Suresh Ramasubramaniam from APCAUSE, also mentioned how Asia Pacific is lagging behind in spam battling and this has meant now that a lot of spam activity is moving to Asia Pacific, as the rest of the world cleans up its act. He too reiterated Luc’s point that a broadband policy needs a security policy too. He mentioned how in his work at the ISP today, a lot of time and effort is spent in helping customers minimise spam (out of 1 million messages, 90,000 are usually spam). Developing countries lack the bandwidth (spam clog up their bandwidth for “good” email delivery) but they also lack the resources to participate in antispam effortts e.g. MWAAG etc. So whilst there is a need for international cooperation, there is also a clear need for substantive local support e.g. building Internet exchange points, cooperation between ISPs, civil society education on security issues and training/capacity building of security experts. Organisations involved in regional and international cooperation should be cognizant of this, and meanwhile countries to should be cognizant of the need to work beyond their borders.

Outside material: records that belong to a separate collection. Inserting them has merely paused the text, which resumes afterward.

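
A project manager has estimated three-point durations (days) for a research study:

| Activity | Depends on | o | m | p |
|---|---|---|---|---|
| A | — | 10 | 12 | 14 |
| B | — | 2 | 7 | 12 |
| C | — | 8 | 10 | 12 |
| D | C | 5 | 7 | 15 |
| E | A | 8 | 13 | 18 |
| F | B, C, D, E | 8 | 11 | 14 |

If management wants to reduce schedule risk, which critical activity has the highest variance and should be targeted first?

E

te_A = (10 + 4·12 + 14)/6 = 72/6 = 12; σ²_A = ((14−10)/6)² = 0.444
te_B = (2 + 4·7 + 12)/6 = 42/6 = 7; σ²_B = ((12−2)/6)² = 2.778
te_C = (8 + 4·10 + 12)/6 = 60/6 = 10; σ²_C = ((12−8)/6)² = 0.444
te_D = (5 + 4·7 + 15)/6 = 48/6 = 8; σ²_D = ((15−5)/6)² = 2.778
te_E = (8 + 4·13 + 18)/6 = 78/6 = 13; σ²_E = ((18−8)/6)² = 2.778
te_F = (8 + 4·11 + 14)/6 = 66/6 = 11; σ²_F = ((14−8)/6)² = 1.000

Forward pass:
ES_A = 0; EF_A = 12
ES_B = 0; EF_B = 7
ES_C = 0; EF_C = 10
ES_D = 10; EF_D = 10+8 = 18
ES_E = 12; EF_E = 12+13 = 25
ES_F = max(EF_B=7, EF_C=10, EF_D=18, EF_E=25) = 25; EF_F = 25+11 = 36
Expected project duration μ = 36 days. Critical path: A → E → F.

Variances on critical path: σ²_A=0.444, σ²_E=2.778, σ²_F=1.000.
Largest is σ²_E = 2.778.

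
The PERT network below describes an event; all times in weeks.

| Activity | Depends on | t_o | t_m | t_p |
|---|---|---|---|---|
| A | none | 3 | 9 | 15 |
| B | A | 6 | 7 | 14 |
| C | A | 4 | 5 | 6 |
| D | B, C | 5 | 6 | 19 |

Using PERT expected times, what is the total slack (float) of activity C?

3 weeks

te_A = (3 + 4·9 + 15)/6 = 54/6 = 9
te_B = (6 + 4·7 + 14)/6 = 48/6 = 8
te_C = (4 + 4·5 + 6)/6 = 30/6 = 5
te_D = (5 + 4·6 + 19)/6 = 48/6 = 8

Forward pass:
ES_A = 0; EF_A = 9
ES_B = 9; EF_B = 9+8 = 17
ES_C = 9; EF_C = 9+5 = 14
ES_D = max(EF_B=17, EF_C=14) = 17; EF_D = 17+8 = 25
Expected project duration μ = 25 weeks. Critical path: A → B → D.

Backward pass:
LF_D = 25; LS_D = 25−8 = 17
LF_C = LS_D = 17; LS_C = 17−5 = 12
LF_B = LS_D = 17; LS_B = 17−8 = 9
LF_A = min(LS_B=9, LS_C=12) = 9; LS_A = 9−9 = 0
Slack_C = LS_C − ES_C = 12 − 9 = 3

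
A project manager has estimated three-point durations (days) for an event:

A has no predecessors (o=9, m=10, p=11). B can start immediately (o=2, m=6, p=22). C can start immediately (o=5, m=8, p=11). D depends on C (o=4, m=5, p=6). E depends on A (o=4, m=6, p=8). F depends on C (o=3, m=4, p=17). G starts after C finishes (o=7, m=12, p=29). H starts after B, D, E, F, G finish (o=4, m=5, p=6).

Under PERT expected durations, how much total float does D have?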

Mr Dimtri Ypsilanti, the OECD representative, pointed to the OECD Spam toolkit and other databases which could help countries. There is no real need to reinvent the wheel but for collaboration and sharing of information. He and some other panelist mentioned that there is no clear definition as such amongst all countries as to what constitutes spam, but there is some agreement on dealing with abusive spam. Spam today is a conduit of all other threats (e.g. phising, botnets, viruses, zombies, etc) and there is huge business implications as well. The other MAAWG representative, Mr Michael Jones from AOL, pointed out that today it is not just ISPs who are on board with dealing with spam, but also big corporations. The objective is to stop abusive mails whilst delivering legitimate mails. Calls to the helpdesk by a user to deal with spam issues costs money and can even kill the business case of an ISP. There is a clear role of self-regulation by private sector to adopt Best Practices, cooperate with all stakeholders and even for users to do their part to protect themselves.

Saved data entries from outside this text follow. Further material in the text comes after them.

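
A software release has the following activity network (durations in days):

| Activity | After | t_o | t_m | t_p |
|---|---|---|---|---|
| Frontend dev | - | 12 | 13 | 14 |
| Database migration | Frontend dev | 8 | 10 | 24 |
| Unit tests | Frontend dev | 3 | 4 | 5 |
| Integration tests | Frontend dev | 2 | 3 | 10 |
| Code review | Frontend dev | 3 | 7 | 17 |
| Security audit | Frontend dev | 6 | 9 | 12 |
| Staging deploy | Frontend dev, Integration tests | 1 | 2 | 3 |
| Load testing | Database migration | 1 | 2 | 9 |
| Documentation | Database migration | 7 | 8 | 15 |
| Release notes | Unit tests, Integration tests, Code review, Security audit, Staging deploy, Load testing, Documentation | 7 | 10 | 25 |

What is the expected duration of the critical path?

46 days

te_Frontend dev = (12 + 4·13 + 14)/6 = 78/6 = 13
te_Database migration = (8 + 4·10 + 24)/6 = 72/6 = 12
te_Unit tests = (3 + 4·4 + 5)/6 = 24/6 = 4
te_Integration tests = (2 + 4·3 + 10)/6 = 24/6 = 4
te_Code review = (3 + 4·7 + 17)/6 = 48/6 = 8
te_Security audit = (6 + 4·9 + 12)/6 = 54/6 = 9
te_Staging deploy = (1 + 4·2 + 3)/6 = 12/6 = 2
te_Load testing = (1 + 4·2 + 9)/6 = 18/6 = 3
te_Documentation = (7 + 4·8 + 15)/6 = 54/6 = 9
te_Release notes = (7 + 4·10 + 25)/6 = 72/6 = 12

Forward pass:
ES_Frontend dev = 0; EF_Frontend dev = 13
ES_Database migration = 13; EF_Database migration = 13+12 = 25
ES_Unit tests = 13; EF_Unit tests = 13+4 = 17
ES_Integration tests = 13; EF_Integration tests = 13+4 = 17
ES_Code review = 13; EF_Code review = 13+8 = 21
ES_Security audit = 13; EF_Security audit = 13+9 = 22
ES_Staging deploy = max(EF_Frontend dev=13, EF_Integration tests=17) = 17; EF_Staging deploy = 17+2 = 19
ES_Load testing = 25; EF_Load testing = 25+3 = 28
ES_Documentation = 25; EF_Documentation = 25+9 = 34
ES_Release notes = max(EF_Unit tests=17, EF_Integration tests=17, EF_Code review=21, EF_Security audit=22, EF_Staging deploy=19, EF_Load testing=28, EF_Documentation=34) = 34; EF_Release notes = 34+12 = 46
Expected project duration μ = 46 days. Critical path: Frontend dev → Database migration → Documentation → Release notes.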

One example of self regulation is seen in the role of MAAWG is to help share information, educate and train. Currently for example, many service providers do not fully understand how to protect themselves with Port 25 blocking. MAAWG has produced self explanatory documents for executives and governments, and also has developed a Code of Conduct for ISPs and Best Practices for senders (this information was broadcasted on radio). It also directs people to global references such as the OECD toolkit, developed spam metrics for ISps and works as an interlocuter or one stop shop of information, database and contacts for International organisations.

Overall I found the Spam workshop had an impressive panel of speakers and great information shared. Cross border collaboration was a common theme emphasised by almost all speakers, given it was noted that in some countries more than 95% of spam comes from outside their borders. Between blacklist, whitelists, strong penalties and enforcements, cooperation of stakeholders and regional and interrnational organisations, the battle against spam is progressing. Whilst we are still dealing with the problem, it could have been a lot worse if we did not have these efforts. However, given that many countries and companies benefit monetarily from spammers, i.e. not everyone has an incentive to clean up this act, the battle continues.

(see for other details and pictures) As I ended that other post, let me also end here with a quote from Barry Greene, an active participant of NSP Sec

“Never underestimate the power of human communications as a tool to solve security problems. Our history demonstrates that since the Morris Worm, peer communication has been the most effect security tool.”